For every girl who was grown up with Barbies, dressing up for them or brushing their hair over and over again,
For every girl who once couldn’t wait to put on her mom’s red lipstick and high heels that were so big for her just to feel being a woman,
For every girl who takes an hour only trying to find which goes the best with her top, white shorts, white capri pants or white pants,
Seeing a runway show is what makes her life complete.
I thought I forgot about how serious I was to be a designer at my 17 years old, when I ranked watching runway shows on TV whenever I could the most important and when I was always crazily doing researches on designing schools in Europe. Well. What would happen when a dream encounter reality, which most of the time is cruel or at least “cool”? Mine fashion dream did break so easily by my mom’s conclusion on me as someone who would never succeed as a pure “artist”. She is right, “I am someone who should strive to pursue the combination of arts and business”.
College, grad school, non-stop working seem to have made me down-to-earth, or as being called “professional”. But on hearing that I can go to Mercedes Fashion Week 09, all those buried dead once-so-strong feelings came back to me. I am suddenly again the girl who was so passionate about fashion. Yes. New York Fashion Week, one of the four world-renowned fashion carnivals. Yes. Although I would never stand on the runway with the clothes I made, I can sit there to feel it, to witness it and to make my dream come true. So, I bought tons of new dresses and shoes, even thinking to borrow a Chanel Clutch. So I filled myself with hope and excitement, jumping on the bus with my over-loaded suitcase just for three days’ stay. NYC Fashion Week, here I am.
Maybe I wouldn’t have been so disappointed if I had less expectations. The higher you are, the more painful is to fall on the ground. We arrived at the show ON TIME only to be kept waiting outside in the rain for 40 mins because they were not ready; the line of another show was such a chaos; Bryant Park is abit too plain; and the fact that we didn’t get into the Rucci show for god knows why reason finally broke my dream again. Well, as you may say, welcome to the real fashion world. But the realization that fashion is just a glamorous outfit on a plain or even horrible body and the fact that I didn’t even see a real runway show DID make me sad. Sad is a better word than disappointment here. I saw my dream broke again and this time would forever remain piece by piece.
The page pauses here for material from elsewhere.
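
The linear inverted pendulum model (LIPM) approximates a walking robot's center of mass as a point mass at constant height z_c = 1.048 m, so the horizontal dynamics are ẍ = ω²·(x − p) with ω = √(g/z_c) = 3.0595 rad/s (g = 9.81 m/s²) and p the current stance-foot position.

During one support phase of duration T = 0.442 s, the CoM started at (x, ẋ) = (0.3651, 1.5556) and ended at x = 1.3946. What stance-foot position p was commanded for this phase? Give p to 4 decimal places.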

Sometimes, you have so many mixed feelings that you lose the ability to express. It is also foolish to analyze as I have read in my paper most observational-so-called-theory (esp. psychology) are not scientific because they are irrefutable (what BS….)…. I am sad, disappointed, somehow irritated and ultimately feeling empty. It’s not just because I didn’t get chance to really feel it or the whole long weird weekend that made me feel like this. But suddenly after all, I started wondering if fashion is really that significant to me? Is it worth it?
Well, you may say don’t sound so bitter. You just miss one year…. And there are so many years coming. Yes. Who knows?
Well, I write for myself, forgetting the audience of my blog as I learned in my dearest new media class.
So, this is my long san-logic first blog entry in 4 month, to
1. Record my fashion week
2. Remind myself the true meaning of life
3. To wave goodbye to my summer
4. To welcome myself back to my blogging
5. To celebrate July 14th, 2009
After all, life goes on, even sometimes a little girl’s dream doesn’t come true.